At the ceremony on Friday, Sanchez and Tydingco thanked the governor and the Legislature for working together and for responding promptly to their request.
"We're best when we unite. We’re best when we work together," Sanchez, a former senator, said.
Sens. Amanda Shelton and Joe San Agustin, along with eight other senators, on Friday introduced Bill 214, which seeks to commit $25 million in GovGuam general fund money to help businesses and employees mostly hit by the pandemic.
The bill would appropriate the money to the Department of Administration for LEAP, turning it into a $50 million assistance program.
"Business leaders from our tourism sector called on us to work together — and the LEAP is the result of the collaboration of our island’s leadership that demonstrates our commitment to keep our people working and carry our businesses through this difficult time," Shelton, chairperson of the tourism committee, said in a statement.

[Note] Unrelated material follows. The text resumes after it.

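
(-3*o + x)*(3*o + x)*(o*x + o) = -9*o^3*x - 9*o^3 + o*x^3 + o*x^2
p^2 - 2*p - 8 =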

San Agustin, ways and means chair, said the pandemic has hurt the entire community and businesses have been burning the candle at both ends.
"More needs to be done. We can’t fix things overnight — but the LEAP Act will provide much-needed relief and is an important step forward," San Agustin said.
The governor's LEAP replaces a program idea announced in June by the governor and Guam Department of Labor Director David Dell'Isola.
That program sought to subsidize the salary of workers, up to $9.25 an hour, for up to three months, so businesses can reopen or remain open in the midst of a pandemic especially after PUA ended.
Dell'Isola on Friday said LEAP is "taking the best of both programs into one."
Business organizations also welcomed LEAP, which they said will serve as a lifeline to thousands of employers and workers.
"We all know that this economic downturn has been excruciating for a lot of our small businesses so this LEAP program is going to not only allow manpower to restart businesses, but also allow us to decrease our unemployment rate and allow us to create gainful employment for the future of our economic prosperity," Guam Women's Chamber of Commerce President Laura Nelson said.
LEAP is also separate from GEDA's $20 million small business pandemic assistance grant program for 2021, the funding for which also comes from APR money.
Besides federal and local programs to help businesses, there have also been programs to help individuals and families such as the All RISE program and the Economic Impact Programs.